Besoldungsrunde 2018

Jetzt die Antwort der Beschäftigten: Aktionen und Warnstreiks!!!

Jetzt die Antwort der Beschäftigten: Aktionen und Warnstreiks!!!

Am 12./13. März 2018 wurden die Verhandlungen für den öffentlichen Dienst beim Bund und den kommunalen Arbeitgebern in Potsdam fortgesetzt. Auch in der zweiten Verhandlungsrunde haben die Arbeitgeber kein Angebot vorgelegt.

ver.di fordert 6 Prozent mehr Geld, mindestens aber 200 Euro.
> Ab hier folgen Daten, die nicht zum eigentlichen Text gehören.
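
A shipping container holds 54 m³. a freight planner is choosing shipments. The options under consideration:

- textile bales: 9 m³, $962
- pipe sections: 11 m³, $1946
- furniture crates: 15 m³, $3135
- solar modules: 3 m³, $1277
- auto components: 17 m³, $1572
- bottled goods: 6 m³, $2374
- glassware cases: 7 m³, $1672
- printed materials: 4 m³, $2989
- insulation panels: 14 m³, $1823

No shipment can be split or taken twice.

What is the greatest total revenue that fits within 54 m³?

Filling by ratio: pipe sections + furniture crates + solar modules + bottled goods + glassware cases + printed materials for 13393, with 8 m³ left unused.
Dropping glassware cases frees 7 m³; slotting in insulation panels (14 m³) lifts the total to 13544 at 53 m³.
An exhaustive check of the 512 subsets confirms 13544.

13544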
Diese Forderung wurde von den Arbeitgebern erneut in der Höhe als unbezahlbar und in der Struktur falsch abgelehnt. Der Mindestbetrag würde zu Ausgründungen führen; es müssten die Bezahlung in den höheren Entgeltgruppen angehoben werden, um Fachkräfte zu gewinnen bzw. zu halten. Diese Argumentation verkennt, dass im mittleren Dienst Fachkräfte dringend gebraucht werden. Auch für ver.di-Forderungen zur Erhöhung der Ausbildungsentgelte und Bezüge der Anwärterinnen und Anwärter um 100 Euro sahen sie keine Begründung. Die Ausbildungsentgelte im öffentlichen Dienst lägen bereits jetzt im oberen Drittel. Für die Forderung nach Angleichung der Urlaubsdauer auf 30 Tage äußerten die Arbeitgeber wenig Sympathie. Einer Verlängerung der bisherigen Regelung zur Übernahme nach erfolgreicher Ausbildung können sie sich vorstellen.

Wir sind es wert!

Die ver.di-Forderung nach Anhebung des Zusatzurlaubs für Wechselschicht- und Schichtarbeit wiesen die Arbeitgeber mit Hinweis auf die ungleiche Kostenbelastung zurück. ver.di machte hingegen deutlich, dass bei der Schicht- und Wechselschichtarbeit eine Entlastung dringend erforderlich ist.

Aktionswürfel im Einsatz
Mit Hilfe der bekannten roten Besoldungswürfel („Besoldung nicht auswürfeln!“) werden ver.di-Kolleginnen und -Kollegen in mehreren dezentralen Aktionen im Bundesgebiet sowie einer zentralen Veranstaltung in Berlin ihre Forderung nach einer zeit- und wirkungsgleichen Übertragung des Tarifergebnisses deutlich sichtbar vertreten.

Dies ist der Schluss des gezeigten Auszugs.